Sampling Theory and Distributions
Sampling Theory
Data scientists are required to draw conclusions about a group, a.k.a population from a few samples of it because getting the entire population is intractable. This process of drawing samples is called sampling. There are different kinds of sampling , few of which are:
- Random sampling
- Clustered sampling
- Stratified sampling
- Systematic sampling You can read about them over here The drawing of conclusions or inference about the population from the samples is called statistical inference.
In this section we will consider two different types of samples:
- Sampling with Replacement
- Sampling without Replacement
Random Sampling with Replacement
As the name suggests, this is a type of sampling where each member of the population may be included more than once. It’s like picking a ball from an urn and then putting it back into the urn.

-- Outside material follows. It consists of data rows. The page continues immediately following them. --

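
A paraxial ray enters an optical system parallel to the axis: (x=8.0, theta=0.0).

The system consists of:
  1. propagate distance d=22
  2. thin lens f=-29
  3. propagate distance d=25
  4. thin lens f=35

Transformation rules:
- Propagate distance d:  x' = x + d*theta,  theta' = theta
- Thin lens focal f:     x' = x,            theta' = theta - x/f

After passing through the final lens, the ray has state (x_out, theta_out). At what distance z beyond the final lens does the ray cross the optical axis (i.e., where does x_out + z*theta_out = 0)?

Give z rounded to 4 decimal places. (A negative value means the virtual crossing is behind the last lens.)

Answer: 99.4737

Derivation:
Initial: x=8.0000 theta=0.0000
After 1 (propagate distance d=22): x=8.0000 theta=0.0000
After 2 (thin lens f=-29): x=8.0000 theta=8/29 (≈0.2759)
After 3 (propagate distance d=25): x=432/29 (≈14.8966) theta=8/29 (≈0.2759)
After 4 (thin lens f=35): x=432/29 (≈14.8966) theta=-152/1015 (≈-0.1498)
z_focus = -x_out/theta_out = -(432/29)/(-152/1015) = 1890/19 ≈ 99.4737
Rounded to 4 decimal places: z = 99.4737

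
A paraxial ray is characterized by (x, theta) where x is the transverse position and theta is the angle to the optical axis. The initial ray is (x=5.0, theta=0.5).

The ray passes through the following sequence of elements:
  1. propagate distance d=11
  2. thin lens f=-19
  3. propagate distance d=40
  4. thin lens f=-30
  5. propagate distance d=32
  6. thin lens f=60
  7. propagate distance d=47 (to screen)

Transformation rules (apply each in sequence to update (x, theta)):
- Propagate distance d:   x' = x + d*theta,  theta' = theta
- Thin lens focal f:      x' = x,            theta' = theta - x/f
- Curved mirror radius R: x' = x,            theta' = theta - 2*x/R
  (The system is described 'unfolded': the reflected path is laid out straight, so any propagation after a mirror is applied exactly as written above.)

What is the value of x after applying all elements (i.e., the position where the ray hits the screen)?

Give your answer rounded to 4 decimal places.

Initial: x=5.0000 theta=0.5000
After 1 (propagate distance d=11): x=10.5000 theta=0.5000
After 2 (thin lens f=-19): x=10.5000 theta=20/19 (≈1.0526)
After 3 (propagate distance d=40): x=1999/38 (≈52.6053) theta=20/19 (≈1.0526)
After 4 (thin lens f=-30): x=1999/38 (≈52.6053) theta=3199/1140 (≈2.8061)
After 5 (propagate distance d=32): x=81169/570 (≈142.4018) theta=3199/1140 (≈2.8061)
After 6 (thin lens f=60): x=81169/570 (≈142.4018) theta=779/1800 (≈0.4328)
After 7 (propagate distance d=47 (to screen)): x=5565787/34200 (≈162.7423) theta=779/1800 (≈0.4328)
Rounded to 4 decimal places: x = 162.7423

Answer: 162.7423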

Random Sampling without Replacement
In this type of sampling, each member of the population can be included atmost once. A similar example for this type of sampling would be picking a ball from the urn and not putting it back inside the urn.
Sampling statistics
A quantity obtained from the sample for the purpose estimating a population parameter is called a sample statistic or briefly statistic. Mathematically, a sample statistic for a sample of size $n$ can be defined as a function of the random variables $X_1, X_2,…,X_n$ i.e., $g(X_1, X_2,…,X_n)$. The function $g(X_1, X_2,…,X_n)$ is another random variable whose values can be represented by $g(x_1, x_2,…,x_n)$.